FAVOURITE SCENE: As Hans Gruber hits the detonator, John McClane leaps off the top of Nakatomi tower, strapped to a fire hose as the top of the building explodes.
FAVOURITE QUOTE: ‘Yippee-ki-yay, motherfucker.’ – John McClane
DID YOU KNOW?: The scene in which Gruber and McClane meet was inserted into the script after Alan Rickman (Hans Gruber) was found to be proficient at mimicking American accents. The filmmakers had been looking for a way to have the two characters meet prior to the climax and capitalized on Rickman’s talent. The Nakatomi tower is actually the headquarters of 20th Century Fox. The company charged itself rent for the use of the then unfinished building.

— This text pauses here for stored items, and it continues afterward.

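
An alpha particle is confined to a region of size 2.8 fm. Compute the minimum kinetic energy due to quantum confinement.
166.557 keV

Using the uncertainty principle:

1. Position uncertainty: Δx ≈ 2.800e-15 m
2. Minimum momentum uncertainty: Δp = ℏ/(2Δx) = 1.883e-20 kg·m/s
3. Minimum kinetic energy:
   KE = (Δp)²/(2m) = (1.883e-20)²/(2 × 6.645e-27 kg)
   KE = 2.669e-14 J = 166.557 keV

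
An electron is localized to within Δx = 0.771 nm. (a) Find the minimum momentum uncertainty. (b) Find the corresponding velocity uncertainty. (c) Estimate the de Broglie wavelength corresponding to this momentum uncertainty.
(a) Δp_min = 6.839 × 10^-26 kg·m/s
(b) Δv_min = 75.076 km/s
(c) λ_dB = 9.689 nm

Step-by-step:

(a) From the uncertainty principle:
Δp_min = ℏ/(2Δx) = (1.055e-34 J·s)/(2 × 7.710e-10 m) = 6.839e-26 kg·m/s

(b) The velocity uncertainty:
Δv = Δp/m = (6.839e-26 kg·m/s)/(9.109e-31 kg) = 7.508e+04 m/s = 75.076 km/s

(c) The de Broglie wavelength for this momentum:
λ = h/p = (6.626e-34 J·s)/(6.839e-26 kg·m/s) = 9.689e-09 m = 9.689 nm

Note: The de Broglie wavelength is comparable to the localization size, as expected from wave-particle duality.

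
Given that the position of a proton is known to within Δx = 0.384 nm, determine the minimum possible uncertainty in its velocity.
82.095 m/s

Using the Heisenberg uncertainty principle and Δp = mΔv:
ΔxΔp ≥ ℏ/2
Δx(mΔv) ≥ ℏ/2

The minimum uncertainty in velocity is:
Δv_min = ℏ/(2mΔx)
Δv_min = (1.055e-34 J·s) / (2 × 1.673e-27 kg × 3.840e-10 m)
Δv_min = 8.210e+01 m/s = 82.095 m/s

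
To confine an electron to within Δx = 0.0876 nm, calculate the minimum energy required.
1.241 eV

Localizing a particle requires giving it sufficient momentum uncertainty:

1. From uncertainty principle: Δp ≥ ℏ/(2Δx)
   Δp_min = (1.055e-34 J·s) / (2 × 8.760e-11 m)
   Δp_min = 6.019e-25 kg·m/s

2. This momentum uncertainty corresponds to kinetic energy:
   KE ≈ (Δp)²/(2m) = (6.019e-25)²/(2 × 9.109e-31 kg)
   KE = 1.989e-19 J = 1.241 eV

Tighter localization requires more energy.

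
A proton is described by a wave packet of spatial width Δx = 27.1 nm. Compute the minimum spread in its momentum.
1.946 × 10^-27 kg·m/s

For a wave packet, the spatial width Δx and momentum spread Δp are related by the uncertainty principle:
ΔxΔp ≥ ℏ/2

The minimum momentum spread is:
Δp_min = ℏ/(2Δx)
Δp_min = (1.055e-34 J·s) / (2 × 2.710e-08 m)
Δp_min = 1.946e-27 kg·m/s

A wave packet cannot have both a well-defined position and well-defined momentum.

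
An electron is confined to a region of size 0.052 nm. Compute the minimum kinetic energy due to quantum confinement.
3.523 eV

Using the uncertainty principle:

1. Position uncertainty: Δx ≈ 5.200e-11 m
2. Minimum momentum uncertainty: Δp = ℏ/(2Δx) = 1.014e-24 kg·m/s
3. Minimum kinetic energy:
   KE = (Δp)²/(2m) = (1.014e-24)²/(2 × 9.109e-31 kg)
   KE = 5.644e-19 J = 3.523 eV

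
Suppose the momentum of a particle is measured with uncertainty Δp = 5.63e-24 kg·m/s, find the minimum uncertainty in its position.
9.366 pm

Using the Heisenberg uncertainty principle:
ΔxΔp ≥ ℏ/2

The minimum uncertainty in position is:
Δx_min = ℏ/(2Δp)
Δx_min = (1.055e-34 J·s) / (2 × 5.630e-24 kg·m/s)
Δx_min = 9.366e-12 m = 9.366 pm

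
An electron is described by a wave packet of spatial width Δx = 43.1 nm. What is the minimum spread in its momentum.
1.223 × 10^-27 kg·m/s

For a wave packet, the spatial width Δx and momentum spread Δp are related by the uncertainty principle:
ΔxΔp ≥ ℏ/2

The minimum momentum spread is:
Δp_min = ℏ/(2Δx)
Δp_min = (1.055e-34 J·s) / (2 × 4.310e-08 m)
Δp_min = 1.223e-27 kg·m/s

A wave packet cannot have both a well-defined position and well-defined momentum.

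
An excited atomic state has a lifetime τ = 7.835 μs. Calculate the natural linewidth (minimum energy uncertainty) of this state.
42.005 peV

Using the energy-time uncertainty principle:
ΔEΔt ≥ ℏ/2

The lifetime τ represents the time uncertainty Δt.
The natural linewidth (minimum energy uncertainty) is:

ΔE = ℏ/(2τ)
ΔE = (1.055e-34 J·s) / (2 × 7.835e-06 s)
ΔE = 6.730e-30 J = 42.005 peV

This natural linewidth limits the precision of spectroscopic measurements.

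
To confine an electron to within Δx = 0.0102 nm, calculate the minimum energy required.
91.551 eV

Localizing a particle requires giving it sufficient momentum uncertainty:

1. From uncertainty principle: Δp ≥ ℏ/(2Δx)
   Δp_min = (1.055e-34 J·s) / (2 × 1.020e-11 m)
   Δp_min = 5.169e-24 kg·m/s

2. This momentum uncertainty corresponds to kinetic energy:
   KE ≈ (Δp)²/(2m) = (5.169e-24)²/(2 × 9.109e-31 kg)
   KE = 1.467e-17 J = 91.551 eV

Tighter localization requires more energy.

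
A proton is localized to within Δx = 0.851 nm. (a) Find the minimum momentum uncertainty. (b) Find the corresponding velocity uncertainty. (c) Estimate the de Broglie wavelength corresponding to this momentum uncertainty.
(a) Δp_min = 6.196 × 10^-26 kg·m/s
(b) Δv_min = 37.044 m/s
(c) λ_dB = 10.694 nm

Step-by-step:

(a) From the uncertainty principle:
Δp_min = ℏ/(2Δx) = (1.055e-34 J·s)/(2 × 8.510e-10 m) = 6.196e-26 kg·m/s

(b) The velocity uncertainty:
Δv = Δp/m = (6.196e-26 kg·m/s)/(1.673e-27 kg) = 3.704e+01 m/s = 37.044 m/s

(c) The de Broglie wavelength for this momentum:
λ = h/p = (6.626e-34 J·s)/(6.196e-26 kg·m/s) = 1.069e-08 m = 10.694 nm

Note: The de Broglie wavelength is comparable to the localization size, as expected from wave-particle duality.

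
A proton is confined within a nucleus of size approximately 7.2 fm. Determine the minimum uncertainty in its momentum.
7.323 × 10^-21 kg·m/s

Using the Heisenberg uncertainty principle:
ΔxΔp ≥ ℏ/2

With Δx ≈ L = 7.200e-15 m (the confinement size):
Δp_min = ℏ/(2Δx)
Δp_min = (1.055e-34 J·s) / (2 × 7.200e-15 m)
Δp_min = 7.323e-21 kg·m/s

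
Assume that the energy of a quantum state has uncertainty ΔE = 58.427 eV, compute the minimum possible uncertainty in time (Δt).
5.633 as

Using the energy-time uncertainty principle:
ΔEΔt ≥ ℏ/2

The minimum uncertainty in time is:
Δt_min = ℏ/(2ΔE)
Δt_min = (1.055e-34 J·s) / (2 × 9.361e-18 J)
Δt_min = 5.633e-18 s = 5.633 as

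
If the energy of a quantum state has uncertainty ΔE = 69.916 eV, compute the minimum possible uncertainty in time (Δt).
4.707 as

Using the energy-time uncertainty principle:
ΔEΔt ≥ ℏ/2

The minimum uncertainty in time is:
Δt_min = ℏ/(2ΔE)
Δt_min = (1.055e-34 J·s) / (2 × 1.120e-17 J)
Δt_min = 4.707e-18 s = 4.707 as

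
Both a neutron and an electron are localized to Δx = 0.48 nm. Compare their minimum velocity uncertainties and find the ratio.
The electron has the larger minimum velocity uncertainty, by a ratio of 1838.7.

For both particles, Δp_min = ℏ/(2Δx) = 1.099e-25 kg·m/s (same for both).

The velocity uncertainty is Δv = Δp/m:
- neutron: Δv = 1.099e-25 / 1.675e-27 = 6.559e+01 m/s = 65.586 m/s
- electron: Δv = 1.099e-25 / 9.109e-31 = 1.206e+05 m/s = 120.591 km/s

Ratio: 1.206e+05 / 6.559e+01 = 1838.7

The lighter particle has larger velocity uncertainty because Δv ∝ 1/m.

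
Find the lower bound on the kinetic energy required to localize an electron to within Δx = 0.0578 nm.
2.851 eV

Localizing a particle requires giving it sufficient momentum uncertainty:

1. From uncertainty principle: Δp ≥ ℏ/(2Δx)
   Δp_min = (1.055e-34 J·s) / (2 × 5.780e-11 m)
   Δp_min = 9.123e-25 kg·m/s

2. This momentum uncertainty corresponds to kinetic energy:
   KE ≈ (Δp)²/(2m) = (9.123e-25)²/(2 × 9.109e-31 kg)
   KE = 4.568e-19 J = 2.851 eV

Tighter localization requires more energy.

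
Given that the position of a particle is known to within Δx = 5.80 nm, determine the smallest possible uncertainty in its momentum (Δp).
9.091 × 10^-27 kg·m/s

Using the Heisenberg uncertainty principle:
ΔxΔp ≥ ℏ/2

The minimum uncertainty in momentum is:
Δp_min = ℏ/(2Δx)
Δp_min = (1.055e-34 J·s) / (2 × 5.800e-09 m)
Δp_min = 9.091e-27 kg·m/s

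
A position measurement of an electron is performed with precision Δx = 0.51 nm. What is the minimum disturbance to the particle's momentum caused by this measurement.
1.034 × 10^-25 kg·m/s

The uncertainty principle implies that measuring position disturbs momentum:
ΔxΔp ≥ ℏ/2

When we measure position with precision Δx, we necessarily introduce a momentum uncertainty:
Δp ≥ ℏ/(2Δx)
Δp_min = (1.055e-34 J·s) / (2 × 5.100e-10 m)
Δp_min = 1.034e-25 kg·m/s

The more precisely we measure position, the greater the momentum disturbance.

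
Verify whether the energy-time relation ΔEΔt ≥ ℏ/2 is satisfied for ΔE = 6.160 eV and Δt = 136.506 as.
Yes, it satisfies the uncertainty relation.

Calculate the product ΔEΔt:
ΔE = 6.160 eV = 9.869e-19 J
ΔEΔt = (9.869e-19 J) × (1.365e-16 s)
ΔEΔt = 1.347e-34 J·s

Compare to the minimum allowed value ℏ/2:
ℏ/2 = 5.273e-35 J·s

Since ΔEΔt = 1.347e-34 J·s ≥ 5.273e-35 J·s = ℏ/2,
this satisfies the uncertainty relation.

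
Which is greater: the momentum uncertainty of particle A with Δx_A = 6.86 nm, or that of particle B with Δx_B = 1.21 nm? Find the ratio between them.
Particle B has the larger minimum momentum uncertainty, by a factor of 5.67.

For each particle, the minimum momentum uncertainty is Δp_min = ℏ/(2Δx):

Particle A: Δp_A = ℏ/(2×6.860e-09 m) = 7.686e-27 kg·m/s
Particle B: Δp_B = ℏ/(2×1.210e-09 m) = 4.358e-26 kg·m/s

Ratio: Δp_B/Δp_A = 5.67

Since Δp_min ∝ 1/Δx, the particle with smaller position uncertainty (B) has larger momentum uncertainty.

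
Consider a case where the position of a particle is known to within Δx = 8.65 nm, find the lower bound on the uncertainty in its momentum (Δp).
6.096 × 10^-27 kg·m/s

Using the Heisenberg uncertainty principle:
ΔxΔp ≥ ℏ/2

The minimum uncertainty in momentum is:
Δp_min = ℏ/(2Δx)
Δp_min = (1.055e-34 J·s) / (2 × 8.650e-09 m)
Δp_min = 6.096e-27 kg·m/s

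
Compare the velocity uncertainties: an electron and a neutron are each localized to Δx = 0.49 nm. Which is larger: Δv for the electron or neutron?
The electron has the larger minimum velocity uncertainty, by a ratio of 1838.7.

For both particles, Δp_min = ℏ/(2Δx) = 1.076e-25 kg·m/s (same for both).

The velocity uncertainty is Δv = Δp/m:
- electron: Δv = 1.076e-25 / 9.109e-31 = 1.181e+05 m/s = 118.130 km/s
- neutron: Δv = 1.076e-25 / 1.675e-27 = 6.425e+01 m/s = 64.247 m/s

Ratio: 1.181e+05 / 6.425e+01 = 1838.7

The lighter particle has larger velocity uncertainty because Δv ∝ 1/m.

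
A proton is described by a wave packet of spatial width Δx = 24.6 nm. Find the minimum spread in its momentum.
2.143 × 10^-27 kg·m/s

For a wave packet, the spatial width Δx and momentum spread Δp are related by the uncertainty principle:
ΔxΔp ≥ ℏ/2

The minimum momentum spread is:
Δp_min = ℏ/(2Δx)
Δp_min = (1.055e-34 J·s) / (2 × 2.460e-08 m)
Δp_min = 2.143e-27 kg·m/s

A wave packet cannot have both a well-defined position and well-defined momentum.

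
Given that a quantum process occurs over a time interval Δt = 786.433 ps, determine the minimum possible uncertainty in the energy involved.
418.479 neV

Using the energy-time uncertainty principle:
ΔEΔt ≥ ℏ/2

The minimum uncertainty in energy is:
ΔE_min = ℏ/(2Δt)
ΔE_min = (1.055e-34 J·s) / (2 × 7.864e-10 s)
ΔE_min = 6.705e-26 J = 418.479 neV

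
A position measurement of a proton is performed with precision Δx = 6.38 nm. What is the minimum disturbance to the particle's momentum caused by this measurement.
8.265 × 10^-27 kg·m/s

The uncertainty principle implies that measuring position disturbs momentum:
ΔxΔp ≥ ℏ/2

When we measure position with precision Δx, we necessarily introduce a momentum uncertainty:
Δp ≥ ℏ/(2Δx)
Δp_min = (1.055e-34 J·s) / (2 × 6.380e-09 m)
Δp_min = 8.265e-27 kg·m/s

The more precisely we measure position, the greater the momentum disturbance.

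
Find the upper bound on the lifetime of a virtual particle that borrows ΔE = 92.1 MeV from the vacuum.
3.573 ys

Using the energy-time uncertainty principle:
ΔEΔt ≥ ℏ/2

For a virtual particle borrowing energy ΔE, the maximum lifetime is:
Δt_max = ℏ/(2ΔE)

Converting energy:
ΔE = 92.1 MeV = 1.476e-11 J

Δt_max = (1.055e-34 J·s) / (2 × 1.476e-11 J)
Δt_max = 3.573e-24 s = 3.573 ys

Virtual particles with higher borrowed energy exist for shorter times.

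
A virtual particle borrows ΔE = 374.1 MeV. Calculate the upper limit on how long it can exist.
8.797 × 10^-25 s

Using the energy-time uncertainty principle:
ΔEΔt ≥ ℏ/2

For a virtual particle borrowing energy ΔE, the maximum lifetime is:
Δt_max = ℏ/(2ΔE)

Converting energy:
ΔE = 374.1 MeV = 5.994e-11 J

Δt_max = (1.055e-34 J·s) / (2 × 5.994e-11 J)
Δt_max = 8.797e-25 s = 8.797 × 10^-25 s

Virtual particles with higher borrowed energy exist for shorter times.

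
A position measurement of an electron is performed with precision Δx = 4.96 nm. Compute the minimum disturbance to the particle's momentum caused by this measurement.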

Special, extra loud blanks were made for use in the film to add to the “hyper-realism” director John McTiernan was looking for. Unfortunately for Bruce Willis, some of these blanks were used for the scene where he kills a terrorist by shooting him through the bottom of a table where the terrorist is standing. The proximity of the gun to Willis’ ear during this scene caused permanent hearing loss for Willis. Alan Rickman’s feature film debut. The scene where McClane falls down a shaft was a mistake by the stuntman, who was supposed to grab the first vent, as it originally was planned. He slipped and continued to fall, but the shot was used anyway; it was edited together with one where McClane grabs the next vent down as he falls.